Debugging timeouts on Heroku
2019-03-03In August 2018, I wrote about the challenges of moving from AWS to Heroku. A new challenge has presented itself on the same website since then: a large number of request timeouts at unpredictable times during the day.
What we saw in Heroku
For the last few months, we’ve regularly had days where the Heroku metrics would look like this:
What we can see here is that lots of requests take between 8 and 30 seconds, with 30 seconds being the maximum request timeout for Heroku.
These timeouts appeared completely unpredictably. Rebooting the database server and application servers would fix the issue for a few days, before the same things happened again. And again. And again.
Our first thought was that some requests were very slow and were probably clogging up the database server, until eventually, it would be overloaded. So we started looking at which requests initiated the timeouts, first with the good old heroku logs
command from the Heroku CLI.
But that wasn’t it. And PHP logs didn’t reveal anything useful either. So we looked at our database metrics in the AWS RDS dashboard.
What we saw in AWS RDS metrics
We didn’t necessarily know what to look for in database metrics because we hadn’t had any database performance issues up until then.
What we could see for sure was that when the website crashed, the number of simultaneous database connections was very high. And read IOPS were also very high.
Read IOPS in AWS metrics
Queue depth in AWS metrics
We didn’t know why, though. And we didn’t know where else to look to get better insights. After talking with some developers outside the company, we realized we needed more logs. So here comes ELK.
Adding an ELK stack into the mix
We setup an ELK (Elastic Search, Logstash, Kibana) and sent it all the logs we could possibly get (Heroku, Nginx, PHP, MariaDB, etc).
We made sure to import Heroku server metrics through Heroku Labs. The useful features in our case were log-runtime-metrics
, runtime-dyno-metadata
and runtime-heroku-metrics
, which would give us access to CPU and RAM usage metrics.
ELK is great in that it allows us to search for something in all logs at once, without having to be too specific about what we’re looking for. Heroku timeouts can be searched with the type:heroku AND at:error
query:
Once we got ELK setup, we waited until the timeouts reappeared, hoping we would finally figure out what was going on.
But when the timeouts reappeared, we didn’t still were unable to figure out what their root cause was. The logs confirmed that SQL requests were taking a long time to complete, but didn’t tell us why the requests were suddenly slow.
However, these new logs helped to rule out what the problem was not:
- metrics from Heroku Labs features confirmed that there was no application server overload;
- through custom data parsing and graphs in ELK, we could see that our background jobs were not the issue either, as there was nothing odd going on in times of high request timeout rate;
- there was no significant increase in traffic during high request timeout rate, which indicated we were not getting spammed by malicious 3rd parties.
Given all that, it was time to dig deeper into the database server configuration and metrics.
AWS RDS default configuration
Diving back into the MariaDB documentation and the AWS configuration, we noticed that some of MariaDB's default timeouts were unsuitable to use with Heroku’s 30 second timeout.
For instance, the max_statement_time
configuration value was set to use the “engine default”. MariaDB disables max_statement_time
by default.
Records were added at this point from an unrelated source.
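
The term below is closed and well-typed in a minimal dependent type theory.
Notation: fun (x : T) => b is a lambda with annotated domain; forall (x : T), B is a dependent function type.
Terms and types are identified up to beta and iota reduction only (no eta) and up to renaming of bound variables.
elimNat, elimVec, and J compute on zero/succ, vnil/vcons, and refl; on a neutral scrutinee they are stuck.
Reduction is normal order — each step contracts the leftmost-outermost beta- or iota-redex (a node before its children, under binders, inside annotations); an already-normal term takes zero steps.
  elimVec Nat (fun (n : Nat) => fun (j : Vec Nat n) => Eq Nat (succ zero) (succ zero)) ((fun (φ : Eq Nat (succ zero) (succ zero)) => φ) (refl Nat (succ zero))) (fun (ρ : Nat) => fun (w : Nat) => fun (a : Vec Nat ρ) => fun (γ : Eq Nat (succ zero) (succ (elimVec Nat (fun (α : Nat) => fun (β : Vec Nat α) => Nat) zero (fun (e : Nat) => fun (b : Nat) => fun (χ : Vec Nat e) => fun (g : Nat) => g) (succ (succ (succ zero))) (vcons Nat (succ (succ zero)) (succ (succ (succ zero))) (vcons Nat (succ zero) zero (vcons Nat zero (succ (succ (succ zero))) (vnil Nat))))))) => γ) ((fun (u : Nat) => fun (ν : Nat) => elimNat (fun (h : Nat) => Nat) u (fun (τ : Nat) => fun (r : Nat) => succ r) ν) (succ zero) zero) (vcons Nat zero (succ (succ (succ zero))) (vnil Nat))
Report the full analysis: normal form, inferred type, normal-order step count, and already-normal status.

normal form:
  refl Nat (succ zero)
inferred type:
  Eq Nat (succ zero) (succ zero)
steps to reach normal form (normal order): 7
term was already normal: no
first redex: an elimVec iota-redex


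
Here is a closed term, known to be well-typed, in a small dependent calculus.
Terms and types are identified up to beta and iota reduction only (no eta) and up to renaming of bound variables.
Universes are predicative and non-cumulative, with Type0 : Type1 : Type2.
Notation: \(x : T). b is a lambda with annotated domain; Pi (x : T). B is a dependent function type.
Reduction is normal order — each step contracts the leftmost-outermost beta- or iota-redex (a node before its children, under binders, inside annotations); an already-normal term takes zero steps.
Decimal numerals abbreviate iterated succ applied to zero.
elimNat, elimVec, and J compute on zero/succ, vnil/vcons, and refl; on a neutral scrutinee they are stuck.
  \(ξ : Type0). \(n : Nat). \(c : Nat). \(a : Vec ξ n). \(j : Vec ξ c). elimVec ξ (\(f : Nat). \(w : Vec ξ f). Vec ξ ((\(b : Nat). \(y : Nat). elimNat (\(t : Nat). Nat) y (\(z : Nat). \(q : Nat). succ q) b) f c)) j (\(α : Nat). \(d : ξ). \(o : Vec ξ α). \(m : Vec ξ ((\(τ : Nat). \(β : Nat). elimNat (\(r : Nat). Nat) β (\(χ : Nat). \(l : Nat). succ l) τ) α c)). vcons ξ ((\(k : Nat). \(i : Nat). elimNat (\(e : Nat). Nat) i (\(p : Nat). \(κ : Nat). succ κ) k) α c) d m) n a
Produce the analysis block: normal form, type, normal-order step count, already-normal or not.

reduced normal form:
  \(ξ : Type0). \(n : Nat). \(c : Nat). \(a : Vec ξ n). \(j : Vec ξ c). elimVec ξ (\(f : Nat). \(w : Vec ξ f). Vec ξ (elimNat (\(b : Nat). Nat) c (\(y : Nat). \(t : Nat). succ t) f)) j (\(z : Nat). \(q : ξ). \(α : Vec ξ z). \(d : Vec ξ (elimNat (\(o : Nat). Nat) c (\(m : Nat). \(τ : Nat). succ τ) z)). vcons ξ (elimNat (\(β : Nat). Nat) c (\(r : Nat). \(χ : Nat). succ χ) z) q d) n a
inferred type:
  Pi (ξ : Type0). Pi (n : Nat). Pi (c : Nat). Pi (a : Vec ξ n). Pi (j : Vec ξ c). Vec ξ (elimNat (\(f : Nat). Nat) c (\(w : Nat). \(b : Nat). succ b) n)
reduction steps (normal order): 6
started in normal form: no
first contracted redex: a beta-redex


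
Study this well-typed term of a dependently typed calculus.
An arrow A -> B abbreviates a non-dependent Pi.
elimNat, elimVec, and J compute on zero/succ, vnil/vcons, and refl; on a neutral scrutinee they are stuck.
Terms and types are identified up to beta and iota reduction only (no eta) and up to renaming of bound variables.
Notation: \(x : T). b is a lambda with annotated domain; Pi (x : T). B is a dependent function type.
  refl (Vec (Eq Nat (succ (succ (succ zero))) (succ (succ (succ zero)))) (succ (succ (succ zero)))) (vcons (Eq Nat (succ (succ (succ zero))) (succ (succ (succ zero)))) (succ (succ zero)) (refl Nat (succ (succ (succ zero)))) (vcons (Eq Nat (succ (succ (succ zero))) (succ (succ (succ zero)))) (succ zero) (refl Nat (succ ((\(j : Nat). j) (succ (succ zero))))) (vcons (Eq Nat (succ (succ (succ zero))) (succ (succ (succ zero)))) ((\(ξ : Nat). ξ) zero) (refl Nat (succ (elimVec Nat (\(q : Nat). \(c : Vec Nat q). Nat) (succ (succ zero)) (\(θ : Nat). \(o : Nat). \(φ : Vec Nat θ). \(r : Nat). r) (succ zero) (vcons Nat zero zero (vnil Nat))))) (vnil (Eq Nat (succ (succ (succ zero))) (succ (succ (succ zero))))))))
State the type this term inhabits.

the term's type:
  Eq (Vec (Eq Nat (succ (succ (succ zero))) (succ (succ (succ zero)))) (succ (succ (succ zero)))) (vcons (Eq Nat (succ (succ (succ zero))) (succ (succ (succ zero)))) (succ (succ zero)) (refl Nat (succ (succ (succ zero)))) (vcons (Eq Nat (succ (succ (succ zero))) (succ (succ (succ zero)))) (succ zero) (refl Nat (succ (succ (succ zero)))) (vcons (Eq Nat (succ (succ (succ zero))) (succ (succ (succ zero)))) zero (refl Nat (succ (succ (succ zero)))) (vnil (Eq Nat (succ (succ (succ zero))) (succ (succ (succ zero)))))))) (vcons (Eq Nat (succ (succ (succ zero))) (succ (succ (succ zero)))) (succ (succ zero)) (refl Nat (succ (succ (succ zero)))) (vcons (Eq Nat (succ (succ (succ zero))) (succ (succ (succ zero)))) (succ zero) (refl Nat (succ (succ (succ zero)))) (vcons (Eq Nat (succ (succ (succ zero))) (succ (succ (succ zero)))) zero (refl Nat (succ (succ (succ zero)))) (vnil (Eq Nat (succ (succ (succ zero))) (succ (succ (succ zero))))))))


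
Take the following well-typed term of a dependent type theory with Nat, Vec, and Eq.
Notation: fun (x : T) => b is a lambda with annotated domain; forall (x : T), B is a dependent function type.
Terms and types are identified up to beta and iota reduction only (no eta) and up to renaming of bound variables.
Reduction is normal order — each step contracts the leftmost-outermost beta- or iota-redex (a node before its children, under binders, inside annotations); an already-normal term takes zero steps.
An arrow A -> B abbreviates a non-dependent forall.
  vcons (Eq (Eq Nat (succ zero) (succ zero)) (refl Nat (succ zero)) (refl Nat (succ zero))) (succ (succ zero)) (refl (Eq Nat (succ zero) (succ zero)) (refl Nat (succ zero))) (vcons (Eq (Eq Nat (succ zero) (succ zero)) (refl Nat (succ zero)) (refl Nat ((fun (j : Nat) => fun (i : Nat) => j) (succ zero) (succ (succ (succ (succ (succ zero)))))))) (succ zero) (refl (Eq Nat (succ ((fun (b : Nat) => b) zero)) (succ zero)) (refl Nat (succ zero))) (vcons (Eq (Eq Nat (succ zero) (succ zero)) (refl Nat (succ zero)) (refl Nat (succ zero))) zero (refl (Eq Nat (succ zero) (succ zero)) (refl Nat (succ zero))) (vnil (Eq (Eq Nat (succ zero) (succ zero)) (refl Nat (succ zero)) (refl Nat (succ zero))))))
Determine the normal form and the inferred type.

resulting normal form:
  vcons (Eq (Eq Nat (succ zero) (succ zero)) (refl Nat (succ zero)) (refl Nat (succ zero))) (succ (succ zero)) (refl (Eq Nat (succ zero) (succ zero)) (refl Nat (succ zero))) (vcons (Eq (Eq Nat (succ zero) (succ zero)) (refl Nat (succ zero)) (refl Nat (succ zero))) (succ zero) (refl (Eq Nat (succ zero) (succ zero)) (refl Nat (succ zero))) (vcons (Eq (Eq Nat (succ zero) (succ zero)) (refl Nat (succ zero)) (refl Nat (succ zero))) zero (refl (Eq Nat (succ zero) (succ zero)) (refl Nat (succ zero))) (vnil (Eq (Eq Nat (succ zero) (succ zero)) (refl Nat (succ zero)) (refl Nat (succ zero))))))
the term's type:
  Vec (Eq (Eq Nat (succ zero) (succ zero)) (refl Nat (succ zero)) (refl Nat (succ zero))) (succ (succ (succ zero)))
observation: the first redex contracted is a beta-redex; the normal form is reached in 3 normal-order steps.


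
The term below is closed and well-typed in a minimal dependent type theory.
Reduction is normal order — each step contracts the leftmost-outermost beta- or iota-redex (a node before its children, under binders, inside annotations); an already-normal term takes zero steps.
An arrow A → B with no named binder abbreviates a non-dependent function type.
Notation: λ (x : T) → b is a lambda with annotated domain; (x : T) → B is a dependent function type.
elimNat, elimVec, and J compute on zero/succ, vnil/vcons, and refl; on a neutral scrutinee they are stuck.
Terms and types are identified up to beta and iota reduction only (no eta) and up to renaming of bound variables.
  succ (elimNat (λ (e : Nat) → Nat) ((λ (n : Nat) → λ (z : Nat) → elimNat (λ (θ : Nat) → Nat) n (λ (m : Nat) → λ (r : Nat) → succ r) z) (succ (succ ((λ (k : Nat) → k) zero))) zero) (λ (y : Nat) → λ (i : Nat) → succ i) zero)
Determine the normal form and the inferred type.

resulting normal form:
  succ (succ (succ zero))
the term's type:
  Nat
observation: 5 normal-order steps normalize the term, beginning with an elimNat iota-redex.


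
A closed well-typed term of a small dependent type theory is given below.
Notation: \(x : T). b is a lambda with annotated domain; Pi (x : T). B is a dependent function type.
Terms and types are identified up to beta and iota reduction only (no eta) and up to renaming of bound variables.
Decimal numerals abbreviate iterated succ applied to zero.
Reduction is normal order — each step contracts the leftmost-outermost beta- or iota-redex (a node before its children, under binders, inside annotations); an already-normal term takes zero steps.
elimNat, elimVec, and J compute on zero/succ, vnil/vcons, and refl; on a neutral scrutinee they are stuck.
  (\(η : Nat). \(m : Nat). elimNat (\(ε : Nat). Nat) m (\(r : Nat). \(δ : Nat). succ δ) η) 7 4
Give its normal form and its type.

reduced normal form:
  11
inferred type:
  Nat


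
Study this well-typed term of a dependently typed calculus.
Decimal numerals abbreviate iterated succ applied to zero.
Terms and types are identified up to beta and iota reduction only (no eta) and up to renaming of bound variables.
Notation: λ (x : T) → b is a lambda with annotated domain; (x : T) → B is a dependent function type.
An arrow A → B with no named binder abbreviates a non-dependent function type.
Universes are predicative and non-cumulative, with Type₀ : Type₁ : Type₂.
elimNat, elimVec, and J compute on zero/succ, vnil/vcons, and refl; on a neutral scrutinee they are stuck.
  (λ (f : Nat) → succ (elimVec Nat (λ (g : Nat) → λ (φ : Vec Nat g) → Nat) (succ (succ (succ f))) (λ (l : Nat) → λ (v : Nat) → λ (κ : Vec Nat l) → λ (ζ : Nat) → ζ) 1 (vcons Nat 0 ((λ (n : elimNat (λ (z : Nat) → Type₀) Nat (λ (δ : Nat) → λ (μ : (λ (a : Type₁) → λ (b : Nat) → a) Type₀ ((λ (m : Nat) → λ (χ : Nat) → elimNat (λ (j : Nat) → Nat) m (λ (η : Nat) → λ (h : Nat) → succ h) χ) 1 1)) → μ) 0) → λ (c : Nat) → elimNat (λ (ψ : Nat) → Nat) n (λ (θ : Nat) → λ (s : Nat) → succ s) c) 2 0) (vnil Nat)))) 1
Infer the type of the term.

inferred type:
  Nat


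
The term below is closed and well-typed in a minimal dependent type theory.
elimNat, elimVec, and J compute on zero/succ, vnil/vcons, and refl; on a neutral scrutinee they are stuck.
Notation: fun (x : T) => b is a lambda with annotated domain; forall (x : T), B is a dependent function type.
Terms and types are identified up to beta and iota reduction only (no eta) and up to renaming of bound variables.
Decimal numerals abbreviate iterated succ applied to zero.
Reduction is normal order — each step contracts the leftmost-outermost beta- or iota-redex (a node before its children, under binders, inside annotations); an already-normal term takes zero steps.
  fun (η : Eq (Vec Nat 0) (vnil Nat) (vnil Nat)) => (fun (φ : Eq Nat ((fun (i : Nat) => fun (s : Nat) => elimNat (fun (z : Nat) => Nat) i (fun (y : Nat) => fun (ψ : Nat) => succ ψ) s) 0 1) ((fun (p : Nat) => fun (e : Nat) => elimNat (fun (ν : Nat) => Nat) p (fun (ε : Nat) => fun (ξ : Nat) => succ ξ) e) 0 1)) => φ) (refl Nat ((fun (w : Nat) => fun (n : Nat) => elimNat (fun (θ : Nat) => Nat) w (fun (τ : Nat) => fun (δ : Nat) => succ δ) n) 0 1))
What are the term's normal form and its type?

reduced normal form:
  fun (η : Eq (Vec Nat 0) (vnil Nat) (vnil Nat)) => refl Nat 1
type:
  forall (η : Eq (Vec Nat 0) (vnil Nat) (vnil Nat)), Eq Nat 1 1
observation: contracting a beta-redex first, the term normalizes in 7 steps.


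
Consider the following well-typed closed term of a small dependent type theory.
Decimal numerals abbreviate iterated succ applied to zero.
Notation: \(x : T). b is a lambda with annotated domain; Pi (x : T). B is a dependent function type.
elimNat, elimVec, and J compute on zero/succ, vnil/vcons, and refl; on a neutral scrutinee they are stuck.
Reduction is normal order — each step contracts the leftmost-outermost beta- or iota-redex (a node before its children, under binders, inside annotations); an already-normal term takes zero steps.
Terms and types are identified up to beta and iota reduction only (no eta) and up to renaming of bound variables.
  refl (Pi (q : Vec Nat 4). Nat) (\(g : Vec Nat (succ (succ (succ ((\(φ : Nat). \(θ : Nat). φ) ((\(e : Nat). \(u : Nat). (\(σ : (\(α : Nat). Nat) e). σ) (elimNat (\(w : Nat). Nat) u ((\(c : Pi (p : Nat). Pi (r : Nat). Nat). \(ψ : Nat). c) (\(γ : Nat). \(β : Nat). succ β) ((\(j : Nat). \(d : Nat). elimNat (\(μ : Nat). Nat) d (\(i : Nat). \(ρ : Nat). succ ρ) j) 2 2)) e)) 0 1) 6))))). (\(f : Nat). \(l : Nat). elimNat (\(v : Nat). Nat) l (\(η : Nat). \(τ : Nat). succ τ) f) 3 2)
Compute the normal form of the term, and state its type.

normal form:
  refl (Pi (q : Vec Nat 4). Nat) (\(g : Vec Nat 4). 5)
the term's type:
  Eq (Pi (q : Vec Nat 4). Nat) (\(g : Vec Nat 4). 5) (\(φ : Vec Nat 4). 5)
observation: 18 normal-order steps separate the term from its normal form.


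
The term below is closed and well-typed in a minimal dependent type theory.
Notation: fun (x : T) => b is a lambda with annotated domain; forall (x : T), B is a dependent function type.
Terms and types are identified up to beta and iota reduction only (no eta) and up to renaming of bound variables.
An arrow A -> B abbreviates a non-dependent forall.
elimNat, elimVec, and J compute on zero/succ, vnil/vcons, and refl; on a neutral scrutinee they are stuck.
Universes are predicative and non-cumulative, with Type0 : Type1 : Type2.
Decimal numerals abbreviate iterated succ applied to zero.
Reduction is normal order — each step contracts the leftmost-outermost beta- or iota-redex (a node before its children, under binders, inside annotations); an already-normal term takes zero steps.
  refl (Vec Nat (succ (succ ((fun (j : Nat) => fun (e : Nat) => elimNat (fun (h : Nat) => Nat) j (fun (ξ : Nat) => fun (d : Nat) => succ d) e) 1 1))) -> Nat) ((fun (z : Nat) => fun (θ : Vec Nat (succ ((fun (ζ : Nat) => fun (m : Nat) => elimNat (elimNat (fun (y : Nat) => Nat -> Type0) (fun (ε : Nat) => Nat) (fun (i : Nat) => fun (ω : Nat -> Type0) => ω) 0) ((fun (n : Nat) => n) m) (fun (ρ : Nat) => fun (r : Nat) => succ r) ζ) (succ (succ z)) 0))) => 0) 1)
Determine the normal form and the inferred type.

reduced normal form:
  refl (Vec Nat 4 -> Nat) (fun (j : Vec Nat 4) => 0)
the term's type:
  Eq (Vec Nat 4 -> Nat) (fun (j : Vec Nat 4) => 0) (fun (e : Vec Nat 4) => 0)
observation: contracting a beta-redex first, the term normalizes in 20 steps.


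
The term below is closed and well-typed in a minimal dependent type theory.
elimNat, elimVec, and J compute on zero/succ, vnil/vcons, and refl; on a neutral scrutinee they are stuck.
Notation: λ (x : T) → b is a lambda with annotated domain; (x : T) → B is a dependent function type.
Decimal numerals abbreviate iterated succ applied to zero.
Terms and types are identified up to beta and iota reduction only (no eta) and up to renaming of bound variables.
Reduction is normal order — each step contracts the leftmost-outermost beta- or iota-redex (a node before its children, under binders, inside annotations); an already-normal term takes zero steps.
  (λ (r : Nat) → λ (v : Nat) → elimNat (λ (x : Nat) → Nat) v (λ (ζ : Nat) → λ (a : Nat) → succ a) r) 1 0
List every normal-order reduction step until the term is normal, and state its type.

reduction (normal order):
  (λ (r : Nat) → λ (v : Nat) → elimNat (λ (x : Nat) → Nat) v (λ (ζ : Nat) → λ (a : Nat) → succ a) r) 1 0
  ~> (λ (r : Nat) → elimNat (λ (v : Nat) → Nat) r (λ (x : Nat) → λ (ζ : Nat) → succ ζ) 1) 0
  ~> elimNat (λ (r : Nat) → Nat) 0 (λ (v : Nat) → λ (x : Nat) → succ x) 1
  ~> (λ (r : Nat) → λ (v : Nat) → succ v) 0 (elimNat (λ (x : Nat) → Nat) 0 (λ (ζ : Nat) → λ (a : Nat) → succ a) 0)
  ~> (λ (r : Nat) → succ r) (elimNat (λ (v : Nat) → Nat) 0 (λ (x : Nat) → λ (ζ : Nat) → succ ζ) 0)
  ~> succ (elimNat (λ (r : Nat) → Nat) 0 (λ (v : Nat) → λ (x : Nat) → succ x) 0)
  ~> 1
inferred type:
  Nat


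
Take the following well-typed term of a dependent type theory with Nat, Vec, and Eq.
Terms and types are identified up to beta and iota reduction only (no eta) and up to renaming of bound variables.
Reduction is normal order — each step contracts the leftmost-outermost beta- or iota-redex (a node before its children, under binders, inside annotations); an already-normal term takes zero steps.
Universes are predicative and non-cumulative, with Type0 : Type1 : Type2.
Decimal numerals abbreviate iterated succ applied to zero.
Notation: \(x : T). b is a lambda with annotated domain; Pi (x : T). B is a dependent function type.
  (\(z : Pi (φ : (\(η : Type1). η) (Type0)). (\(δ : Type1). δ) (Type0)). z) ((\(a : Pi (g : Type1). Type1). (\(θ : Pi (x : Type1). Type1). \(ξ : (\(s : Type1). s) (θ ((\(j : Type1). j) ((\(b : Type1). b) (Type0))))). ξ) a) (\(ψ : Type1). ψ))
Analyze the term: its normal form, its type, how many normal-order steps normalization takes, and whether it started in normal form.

normal form:
  \(z : Type0). z
inferred type:
  Pi (z : Type0). Type0
reduction steps (normal order): 7
term was already normal: no
first contracted redex: a beta-redex


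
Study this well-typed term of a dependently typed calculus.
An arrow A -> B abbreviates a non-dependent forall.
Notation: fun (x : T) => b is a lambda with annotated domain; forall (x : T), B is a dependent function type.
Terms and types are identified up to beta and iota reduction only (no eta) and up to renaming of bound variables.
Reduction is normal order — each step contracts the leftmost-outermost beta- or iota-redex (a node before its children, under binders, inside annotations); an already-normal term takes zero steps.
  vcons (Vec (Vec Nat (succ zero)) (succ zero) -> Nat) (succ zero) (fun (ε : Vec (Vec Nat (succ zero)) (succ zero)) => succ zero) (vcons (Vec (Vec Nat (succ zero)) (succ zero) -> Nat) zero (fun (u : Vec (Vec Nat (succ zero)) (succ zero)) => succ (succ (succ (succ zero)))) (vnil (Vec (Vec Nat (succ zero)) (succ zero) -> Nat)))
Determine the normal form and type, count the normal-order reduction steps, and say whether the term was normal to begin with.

resulting normal form:
  vcons (Vec (Vec Nat (succ zero)) (succ zero) -> Nat) (succ zero) (fun (ε : Vec (Vec Nat (succ zero)) (succ zero)) => succ zero) (vcons (Vec (Vec Nat (succ zero)) (succ zero) -> Nat) zero (fun (u : Vec (Vec Nat (succ zero)) (succ zero)) => succ (succ (succ (succ zero)))) (vnil (Vec (Vec Nat (succ zero)) (succ zero) -> Nat)))
the term's type:
  Vec (Vec (Vec Nat (succ zero)) (succ zero) -> Nat) (succ (succ zero))
normal-order step count: 0
already normal: yes


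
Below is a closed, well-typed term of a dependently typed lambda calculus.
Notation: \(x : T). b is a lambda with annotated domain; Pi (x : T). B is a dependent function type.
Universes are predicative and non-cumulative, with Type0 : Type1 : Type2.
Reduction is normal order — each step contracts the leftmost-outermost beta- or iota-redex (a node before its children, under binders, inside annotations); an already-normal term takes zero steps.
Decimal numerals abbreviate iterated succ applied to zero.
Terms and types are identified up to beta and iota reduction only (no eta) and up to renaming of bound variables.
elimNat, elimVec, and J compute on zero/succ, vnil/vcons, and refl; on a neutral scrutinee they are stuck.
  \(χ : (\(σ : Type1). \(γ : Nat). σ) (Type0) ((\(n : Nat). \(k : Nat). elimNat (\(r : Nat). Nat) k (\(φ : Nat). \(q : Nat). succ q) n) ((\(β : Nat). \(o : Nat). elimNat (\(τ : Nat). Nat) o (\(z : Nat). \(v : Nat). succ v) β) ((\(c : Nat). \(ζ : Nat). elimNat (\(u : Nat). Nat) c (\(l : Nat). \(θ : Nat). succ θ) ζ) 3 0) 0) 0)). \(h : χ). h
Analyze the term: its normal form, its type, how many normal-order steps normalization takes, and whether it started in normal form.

resulting normal form:
  \(χ : Type0). \(σ : χ). σ
inferred type:
  Pi (χ : Type0). Pi (σ : χ). χ
reduction steps (normal order): 2
term was already normal: no
first redex: a beta-redex


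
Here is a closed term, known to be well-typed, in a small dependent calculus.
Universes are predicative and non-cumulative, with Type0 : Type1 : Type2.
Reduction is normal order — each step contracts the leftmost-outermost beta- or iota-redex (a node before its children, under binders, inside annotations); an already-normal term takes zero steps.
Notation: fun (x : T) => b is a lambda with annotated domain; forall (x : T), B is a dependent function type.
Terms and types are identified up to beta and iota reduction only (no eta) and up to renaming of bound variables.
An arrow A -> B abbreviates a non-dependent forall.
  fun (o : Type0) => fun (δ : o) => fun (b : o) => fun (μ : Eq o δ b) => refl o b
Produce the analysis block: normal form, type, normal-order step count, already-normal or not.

reduced normal form:
  fun (o : Type0) => fun (δ : o) => fun (b : o) => fun (μ : Eq o δ b) => refl o b
type:
  forall (o : Type0), forall (δ : o), forall (b : o), Eq o δ b -> Eq o b b
steps to reach normal form (normal order): 0
term was already normal: yes


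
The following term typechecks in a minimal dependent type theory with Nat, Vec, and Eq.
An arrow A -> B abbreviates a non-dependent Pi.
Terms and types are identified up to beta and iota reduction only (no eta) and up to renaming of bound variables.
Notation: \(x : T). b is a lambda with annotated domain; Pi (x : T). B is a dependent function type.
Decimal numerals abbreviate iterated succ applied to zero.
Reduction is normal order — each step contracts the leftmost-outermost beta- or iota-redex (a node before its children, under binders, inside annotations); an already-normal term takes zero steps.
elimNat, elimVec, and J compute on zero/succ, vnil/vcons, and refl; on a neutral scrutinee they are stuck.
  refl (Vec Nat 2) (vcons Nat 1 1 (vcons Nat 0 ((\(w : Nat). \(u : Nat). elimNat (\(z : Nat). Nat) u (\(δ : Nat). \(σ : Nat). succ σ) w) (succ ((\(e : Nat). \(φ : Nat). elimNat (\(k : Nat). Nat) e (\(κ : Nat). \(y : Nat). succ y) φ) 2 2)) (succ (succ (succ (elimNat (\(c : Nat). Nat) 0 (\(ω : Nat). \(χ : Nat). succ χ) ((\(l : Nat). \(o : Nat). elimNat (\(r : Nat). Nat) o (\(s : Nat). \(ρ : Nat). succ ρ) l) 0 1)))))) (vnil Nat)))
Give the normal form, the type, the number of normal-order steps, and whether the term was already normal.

resulting normal form:
  refl (Vec Nat 2) (vcons Nat 1 1 (vcons Nat 0 9 (vnil Nat)))
inferred type:
  Eq (Vec Nat 2) (vcons Nat 1 1 (vcons Nat 0 9 (vnil Nat))) (vcons Nat 1 1 (vcons Nat 0 9 (vnil Nat)))
reduction steps (normal order): 34
already normal: no
first redex: a beta-redex


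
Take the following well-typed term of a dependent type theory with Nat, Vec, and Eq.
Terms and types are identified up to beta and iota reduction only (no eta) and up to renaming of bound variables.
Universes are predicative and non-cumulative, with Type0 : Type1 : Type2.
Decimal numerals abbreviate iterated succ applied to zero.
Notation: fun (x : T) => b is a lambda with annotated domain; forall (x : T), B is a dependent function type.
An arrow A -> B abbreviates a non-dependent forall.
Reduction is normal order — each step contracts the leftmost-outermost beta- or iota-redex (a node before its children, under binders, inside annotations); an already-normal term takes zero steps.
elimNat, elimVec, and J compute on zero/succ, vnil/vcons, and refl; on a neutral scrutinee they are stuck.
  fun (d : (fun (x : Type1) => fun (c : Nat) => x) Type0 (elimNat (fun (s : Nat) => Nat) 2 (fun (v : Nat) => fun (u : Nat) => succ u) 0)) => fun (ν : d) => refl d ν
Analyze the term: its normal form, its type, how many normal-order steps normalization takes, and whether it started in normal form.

normal form:
  fun (d : Type0) => fun (x : d) => refl d x
the term's type:
  forall (d : Type0), forall (x : d), Eq d x x
steps to reach normal form (normal order): 2
already normal: no
first redex: a beta-redex


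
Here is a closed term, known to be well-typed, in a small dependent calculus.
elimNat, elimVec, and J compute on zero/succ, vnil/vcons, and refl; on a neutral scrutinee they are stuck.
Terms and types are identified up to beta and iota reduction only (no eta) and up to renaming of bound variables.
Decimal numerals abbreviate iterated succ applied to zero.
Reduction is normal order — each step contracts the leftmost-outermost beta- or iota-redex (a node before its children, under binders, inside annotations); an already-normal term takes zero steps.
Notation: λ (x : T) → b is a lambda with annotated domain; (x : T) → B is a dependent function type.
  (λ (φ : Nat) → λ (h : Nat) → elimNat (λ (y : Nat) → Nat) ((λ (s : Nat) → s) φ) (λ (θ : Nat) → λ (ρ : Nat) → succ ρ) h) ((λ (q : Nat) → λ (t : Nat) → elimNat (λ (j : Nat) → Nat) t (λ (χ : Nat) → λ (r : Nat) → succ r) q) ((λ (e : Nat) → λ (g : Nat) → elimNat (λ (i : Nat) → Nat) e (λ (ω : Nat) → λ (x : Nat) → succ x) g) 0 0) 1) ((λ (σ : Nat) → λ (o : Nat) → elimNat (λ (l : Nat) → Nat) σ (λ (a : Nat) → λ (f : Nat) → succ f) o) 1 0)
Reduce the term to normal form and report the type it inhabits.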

So we set it to 25 seconds, which is more than enough.
We cycled through some other settings and ended up with this updated configuration:
Default MariaDB configuration (left) and updated configuration (right)
AWS RDS best practices
While the updated configuration gave us clearer error messages in logs, the instability was still very much present, so we had a closer look at the AWS RDS manuals and we stumbled onto the AWS RDS best practices:
An Amazon RDS performance best practice is to allocate enough RAM so that your working set resides almost completely in memory. To tell if your working set is almost all in memory, check the ReadIOPS metric (using Amazon CloudWatch) while the DB instance is under load. The value of ReadIOPS should be small and stable.
We had a look at the metrics again and saw this:
Swap in AWS metrics
In addition, as seen above, we had very unstable read IOPS. Now things started to light up. The problem suddenly seemed simple: our database server was not powerful enough, it didn’t have enough RAM.
So we upgraded the AWS RDS instances.
That was it:
- IOPS are low and stable;
- SWAP is 0Mb and stable;
- random crashes with high SQL times are gone.
Everything seems so obvious after the fact. We could have just upgraded the server from the start. Adding more servers is a commonly used solution after all. But then again, it’s not always scalable to “just add more hardware”. More importantly, it doesn’t fix the underlying issue in all cases.
In this case it does though. Going through the process of trying to understand what the problem was before adding the hardware means we understand IOPS and SWAP metrics. We now monitor them proactively.